European corporate debt market hit by high LTVs
The corporate debt market is showing signs of stress, experts agreed at Real Asset Media’s Trends 2023: European Debt, Finance & Investment briefing, which was held in Frankfurt recently.
The corporate real estate debt market in Europe is around €250 billion, which is between three and five times what it was four or five years ago.
“This market has ballooned in size and it’s amazing that a lot of the public companies and some of the private ones have grown so massively off the back of this market alone,” said Anders Hemmingsen, managing director, European investment team, Strategic Value Partners. “It was a great business for a long time but now the tide’s gone out and these companies have serious problems, even the high quality companies like Vonovia, because the LTVs are just too high.”
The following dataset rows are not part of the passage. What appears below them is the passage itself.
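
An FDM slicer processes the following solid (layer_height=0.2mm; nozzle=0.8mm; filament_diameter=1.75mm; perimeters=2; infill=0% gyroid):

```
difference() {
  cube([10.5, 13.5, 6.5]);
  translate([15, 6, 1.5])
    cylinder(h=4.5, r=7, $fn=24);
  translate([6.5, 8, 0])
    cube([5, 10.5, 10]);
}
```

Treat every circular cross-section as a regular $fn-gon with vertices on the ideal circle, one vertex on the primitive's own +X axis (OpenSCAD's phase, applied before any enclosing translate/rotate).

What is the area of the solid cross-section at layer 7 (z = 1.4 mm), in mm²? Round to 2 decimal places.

At z = 1.4 mm: the 10.5×13.5 cube contributes its full rectangle (area 141.75 mm²); the cylinder at (15, 6) is absent (z outside [1.5, 6]); the cube at (6.5, 8) is present — its section is the full 5×10.5 rectangle (area 52.50 mm²); Taking the first minus the rest: starting from the 10.5×13.5 cube (141.75 mm²), the 5×10.5 cube at (6.5, 8) partially overlaps it — only the 22.00 mm² overlap (of its 52.50 mm²) is removed, clipping the outline — area = 119.75 mm². Overall, the cross-section is a single solid region. Net area = 119.75 mm².

119.75 mm²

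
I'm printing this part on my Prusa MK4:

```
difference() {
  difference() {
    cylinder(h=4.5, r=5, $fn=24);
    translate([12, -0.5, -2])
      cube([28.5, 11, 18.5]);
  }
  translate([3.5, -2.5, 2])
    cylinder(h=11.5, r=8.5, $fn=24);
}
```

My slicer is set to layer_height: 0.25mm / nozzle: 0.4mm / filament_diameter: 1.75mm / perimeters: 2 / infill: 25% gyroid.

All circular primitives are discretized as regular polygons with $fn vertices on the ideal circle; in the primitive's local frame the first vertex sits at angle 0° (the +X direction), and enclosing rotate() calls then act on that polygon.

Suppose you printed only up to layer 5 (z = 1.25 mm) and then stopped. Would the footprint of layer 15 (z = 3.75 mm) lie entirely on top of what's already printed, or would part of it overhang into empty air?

entirely on top

Compare the two slices. At z = 1.25: the cylinder: section is a regular 24-gon, circumradius r=5 (area = (24/2)·5.000²·sin(360°/24) = 77.65 mm²); the cube at (12, -0.5) is present — its section is the full 28.5×11 rectangle (area 313.50 mm²); After the difference (first − rest): starting from the r=5 cylinder (77.65 mm²), the 28.5×11 cube at (12, -0.5) misses the remaining region (no effect) — area = 77.65 mm²; the cylinder at (3.5, -2.5) does not reach this height (z outside [2, 13.5]); Subtracting the remaining from the first: none of the subtracted shapes is present at this height, so the result so far is unchanged — area = 77.65 mm². At z = 3.75: the r=5 cylinder contributes a regular 24-gon of circumradius 5 (area = (24/2)·5.000²·sin(360°/24) = 77.65 mm²); the cube at (12, -0.5) is present — its section is the full 28.5×11 rectangle (area 313.50 mm²); Taking the first minus the rest: starting from the r=5 cylinder (77.65 mm²), the 28.5×11 cube at (12, -0.5) misses the remaining region (no effect) — area = 77.65 mm²; the r=8.5 cylinder at (3.5, -2.5) gives a regular 24-gon of circumradius 8.5 (constant along its height) (area = (24/2)·8.500²·sin(360°/24) = 224.40 mm²); After the difference (first − rest): starting from that combined region (77.65 mm²), the r=8.5 cylinder at (3.5, -2.5) partially overlaps it — only the 73.28 mm² overlap (of its 224.40 mm²) is removed, clipping the outline — area = 4.36 mm². Checking containment: the cross-section at z = 3.75 is a subset of the cross-section at z = 1.25.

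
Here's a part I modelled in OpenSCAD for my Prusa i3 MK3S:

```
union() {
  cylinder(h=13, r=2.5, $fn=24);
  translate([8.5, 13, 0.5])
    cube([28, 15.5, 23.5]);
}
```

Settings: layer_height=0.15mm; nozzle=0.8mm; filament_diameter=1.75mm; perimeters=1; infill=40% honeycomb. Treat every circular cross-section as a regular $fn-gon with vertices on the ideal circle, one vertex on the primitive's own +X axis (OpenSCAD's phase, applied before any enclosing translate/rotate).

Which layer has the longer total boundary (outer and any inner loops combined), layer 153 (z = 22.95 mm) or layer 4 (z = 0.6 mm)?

layer 4 (z = 0.6 mm)

Layer 153 (z = 22.95): the cylinder is absent (z outside [0, 13]); the cube at (8.5, 13) (footprint 28×15.5) is included at this height (perimeter 87.00 mm); Taking the union: only the 28×15.5 cube at (8.5, 13) is present, so the union is just that shape — boundary = 87.00 mm. So its perimeter = 87.00 mm. Layer 4 (z = 0.6): the r=2.5 cylinder gives a regular 24-gon of circumradius 2.5 (constant along its height) (perimeter = 2·24·2.500·sin(180°/24) = 15.66 mm); the cube at (8.5, 13) is present — its section is the full 28×15.5 rectangle (perimeter 87.00 mm); Combining (union): the 2 present regions are separate (no shared area or edge), so areas and boundary lengths simply add and each stays a separate island — boundary = 102.66 mm. So its perimeter = 102.66 mm. Layer 4 is larger (102.66 vs 87.00 mm).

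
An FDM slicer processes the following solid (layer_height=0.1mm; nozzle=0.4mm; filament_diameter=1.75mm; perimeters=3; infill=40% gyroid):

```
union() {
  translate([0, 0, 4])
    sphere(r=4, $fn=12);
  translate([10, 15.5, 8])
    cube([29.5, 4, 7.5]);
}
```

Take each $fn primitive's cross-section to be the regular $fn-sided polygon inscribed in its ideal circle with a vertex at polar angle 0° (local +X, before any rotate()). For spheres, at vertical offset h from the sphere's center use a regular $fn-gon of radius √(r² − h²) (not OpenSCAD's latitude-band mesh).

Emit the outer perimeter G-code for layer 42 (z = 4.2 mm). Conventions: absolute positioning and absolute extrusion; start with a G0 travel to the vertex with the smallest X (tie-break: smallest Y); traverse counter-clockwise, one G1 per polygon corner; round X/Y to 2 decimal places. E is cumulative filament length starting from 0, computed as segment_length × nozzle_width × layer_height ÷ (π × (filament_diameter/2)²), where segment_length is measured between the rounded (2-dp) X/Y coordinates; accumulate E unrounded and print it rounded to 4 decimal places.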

The only levers they have is selling assets – which they don’t want to do because of current valuations – or raising equity, which would be dilutive.
“Another lever they have is for banks to pick up the slack, but there’s a question mark whether banks want to refinance maturities in this market because there’ll be a wall of them over the next two to three years,” said Hemmingsen.
But the problem has already begun according to Mike Danielewsky, partner, Bryan Cave Leighton Paisner.“If you’re looking at the refinancing requirements of corporate bonds in the real estate market, it is an issue and if it’s not solved it will be a massive wave”.
The underlying issue is dislocation in the market and the uncertainty over valuations.
“The real money community just doesn’t want to touch real estate right now, because they don’t have the wherewithal to figure out the underlying value,” said Hemmingsen. “They call their trading desks and say ‘anything but real estate’. Sentiment has turned very quickly away from the sector in the public markets.”
As companies need to reduce their leverage and sort out the maturities there will be a handful of restructurings in the public sector but inevitably some insolvencies as well.
“There’ll be quite a bit of pain to flush through the system before the market normalises,” said Hemmingsen. “It will normalise eventually but not for another three to four years.”